3d ansichten detail 1.1

Close up of the ribs and laths by rib #4 and #5.


The Blitzen was built with steel and the chassis surface was painted white or the steel polished. I estimate that the surface area of this velomobile would be about 5.498 m². Covering the chassis with 0.5 mm sheet metal with a density of 7900 kg/m³ would weigh 21.72 kg. That is a lot. I researched stainless steel sheet metal that is available as thin as 0.4 mm, weighing 17.37 kg (if there is metal as thin as 0.3 mm available, then it would weigh 13.03 kg). Aluminium has a density of 2710 kg/m³, thus a 0.5 mm aluminium sheet metal would weigh only 7.45 kg. If instead of metal, 1.5 mm birch plywood is used the weight could further reduced to 5.28 kg.

Weight of chassis

Without adding the weight of screws, rivets, seat, pedals, a ring or side boards by the drivers hatch, the weight of the chassis with 9mm birch plywood and 0.4 mm stainless steel body would be 24.92 kg, with an aluminium body 15.00 kg and with plywood 12.83 kg. Is it worth the extra 10 kg to have shining surface?

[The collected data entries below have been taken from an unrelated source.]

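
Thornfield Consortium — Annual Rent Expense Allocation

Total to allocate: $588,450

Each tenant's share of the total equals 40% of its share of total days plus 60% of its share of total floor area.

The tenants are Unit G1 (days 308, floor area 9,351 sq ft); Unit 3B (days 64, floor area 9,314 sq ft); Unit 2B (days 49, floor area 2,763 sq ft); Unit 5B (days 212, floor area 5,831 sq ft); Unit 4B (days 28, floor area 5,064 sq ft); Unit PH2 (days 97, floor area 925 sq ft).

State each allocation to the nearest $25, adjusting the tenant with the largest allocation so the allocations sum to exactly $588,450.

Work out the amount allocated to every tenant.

Unit G1: $194,950; Unit 3B: $118,775; Unit 2B: $44,550; Unit 5B: $127,750; Unit 4B: $62,475; Unit PH2: $39,950

Totals — days 758, floor area 33,248.
Composite weights (40% days + 60% floor area): Unit G1 0.3313; Unit 3B 0.2019; Unit 2B 0.0757; Unit 5B 0.2171; Unit 4B 0.1062; Unit PH2 0.0679.
Unrounded shares: Unit G1 194,943.47; Unit 3B 118,781.80; Unit 2B 44,556.94; Unit 5B 127,752.93; Unit 4B 62,470.84; Unit PH2 39,944.03.
After rounding ($25): Unit G1 $194,950; Unit 3B $118,775; Unit 2B $44,550; Unit 5B $127,750; Unit 4B $62,475; Unit PH2 $39,950. Sum = $588,450.
Rounded total matches; no reconciliation needed.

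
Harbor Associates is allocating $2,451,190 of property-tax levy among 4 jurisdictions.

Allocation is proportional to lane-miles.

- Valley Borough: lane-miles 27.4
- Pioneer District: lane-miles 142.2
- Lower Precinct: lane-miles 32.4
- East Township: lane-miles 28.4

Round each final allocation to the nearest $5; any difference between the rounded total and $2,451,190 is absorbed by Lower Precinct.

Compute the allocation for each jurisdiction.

Lane-miles total: 230.4.
Unrounded shares: Valley Borough 27.4/230.4 × $2,451,190 = 291,504.37; Pioneer District 142.2/230.4 × $2,451,190 = 1,512,843.83; Lower Precinct 32.4/230.4 × $2,451,190 = 344,698.59; East Township 28.4/230.4 × $2,451,190 = 302,143.21.
Rounded to nearest $5: Valley Borough $291,505; Pioneer District $1,512,845; Lower Precinct $344,700; East Township $302,145. Sum = $2,451,195.
Difference $2,451,190 − $2,451,195 = −$5 applied to Lower Precinct: Lower Precinct becomes $344,695.

Valley Borough: $291,505 · Pioneer District: $1,512,845 · Lower Precinct: $344,695 · East Township: $302,145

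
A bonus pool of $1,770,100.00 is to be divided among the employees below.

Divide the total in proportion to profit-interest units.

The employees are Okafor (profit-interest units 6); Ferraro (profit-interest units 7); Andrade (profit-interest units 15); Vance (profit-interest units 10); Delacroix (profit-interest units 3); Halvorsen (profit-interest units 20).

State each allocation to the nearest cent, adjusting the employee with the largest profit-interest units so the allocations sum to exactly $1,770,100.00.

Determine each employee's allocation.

Combined profit-interest units = 6 + 7 + 15 + 10 + 3 + 20 = 61.
Proportional shares: Okafor 174,108.1967; Ferraro 203,126.2295; Andrade 435,270.4918; Vance 290,180.3279; Delacroix 87,054.0984; Halvorsen 580,360.6557.
Rounded to nearest cent: Okafor $174,108.20; Ferraro $203,126.23; Andrade $435,270.49; Vance $290,180.33; Delacroix $87,054.10; Halvorsen $580,360.66. Sum = $1,770,100.01.
Difference $1,770,100.00 − $1,770,100.01 = −$0.01 applied to largest profit-interest units (Halvorsen): Halvorsen becomes $580,360.65.

Okafor: $174,108.20; Ferraro: $203,126.23; Andrade: $435,270.49; Vance: $290,180.33; Delacroix: $87,054.10; Halvorsen: $580,360.65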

This doesn’t include the ladder frame, gears, chain, wheels or steering wheels, which I will estimate now weighing at least 18 kg. A velomobile which you can buy, weighs anywhere between 25 kg and 40 kg. Can a replica car reach 30 kg? Maybe, if the design would cut further back on the number of ribs and laths, or finds another material (material combination?) to cover the body.



  1. That would make an awesome velomobile design. I know it’s an old post but did you ever take it any further? A classic design would really broaden the appeal of velomobiles, the modern aerodynamic designs are definitely not everyone’s cup of tea and the morgan 3 wheeler one is very pricey.

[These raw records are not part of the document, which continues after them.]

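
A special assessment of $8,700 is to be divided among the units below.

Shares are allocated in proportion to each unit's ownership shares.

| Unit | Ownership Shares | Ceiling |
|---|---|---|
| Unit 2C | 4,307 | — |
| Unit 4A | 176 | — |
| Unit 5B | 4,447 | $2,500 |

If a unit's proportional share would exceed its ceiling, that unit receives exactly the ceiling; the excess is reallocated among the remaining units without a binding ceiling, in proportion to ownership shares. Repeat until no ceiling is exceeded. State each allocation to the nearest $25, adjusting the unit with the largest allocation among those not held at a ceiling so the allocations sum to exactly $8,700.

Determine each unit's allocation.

Sum of ownership shares: 8,930.
Unconstrained shares: Unit 2C 4,196.07; Unit 4A 171.47; Unit 5B 4,332.46.
Held at cap: Unit 5B ($2,500); balance $6,200 reallocated over remaining ownership shares 4,483.
Shares after redistribution: Unit 2C 5,956.59 → $5,950; Unit 4A 243.41 → $250.

Unit 2C: $5,950 · Unit 4A: $250 · Unit 5B: $2,500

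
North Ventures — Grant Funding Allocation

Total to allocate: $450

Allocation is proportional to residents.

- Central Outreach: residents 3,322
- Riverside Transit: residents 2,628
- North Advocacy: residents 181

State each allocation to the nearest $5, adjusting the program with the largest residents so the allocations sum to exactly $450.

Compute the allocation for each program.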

    • I designed it further in 3D-CAD. I put a lot of effort into figuring out how to do replicate the leaf spring, axle, steering, ect… and discussed it with my local metal working shop. I researched which wheels would work best and where to order them. Where to get the necessary cycle parts.

      Then I got stuck at the ladder frame. I wanted to make it weigh as light as possible and also follow the original designs where possible. Just taking a simple straight 12cm/5cm board of wood and making a straight ladder seemed not right if I was going to have proper leaf feathers. I researched several different ideas, one was to do something similar to Boris Beaulant.

      his finished trike:

      but instead of with Beach, with Ash. Once you have the mold in place then one could glue ash veneer together repeatedly, maybe even wider and then cut the individual ladder lengths out with a jig saw, sand them, prime them, cut the necessary holes and attach the finished metal pieces. One could even glue it wide enough to cut ~5 ladder lengths out in one go. The ladder frame style I think would work good for velocars that might not break long distant speed records but would be decent versatile city vehicle, maybe combined with a electric assist engine (would then still be legally a (bi)cycle in most countries). The ladder frame with leaf feather set up was the standard for 25 years and all the classic BMW, Maybach, Bugatti… could be replicated. The cyclekart chaps also sell ladder frame / leaf feather / wheel combo where the person who builds the replica, basically build the chassis on the standard frame. See Cyclekarts,14801

      Anyway, I figured to do this properly I would need to shovel 2 months time free and pay the initial investment, and that has been my Hemmschwelle.


      • Yeah any added complexity is going to cost in time and money, I am looking into making a 3 wheel velo myself. 1 drive wheel and 2 up front. Will likely use a simple ladder frame with plywood to add stiffness a bit like a monocoque. At 1st will be going without suspension then was thinking about using the suspended rear triangle from a couple of scrap bicycles as wishbones. Anywho great design work and the best of luck.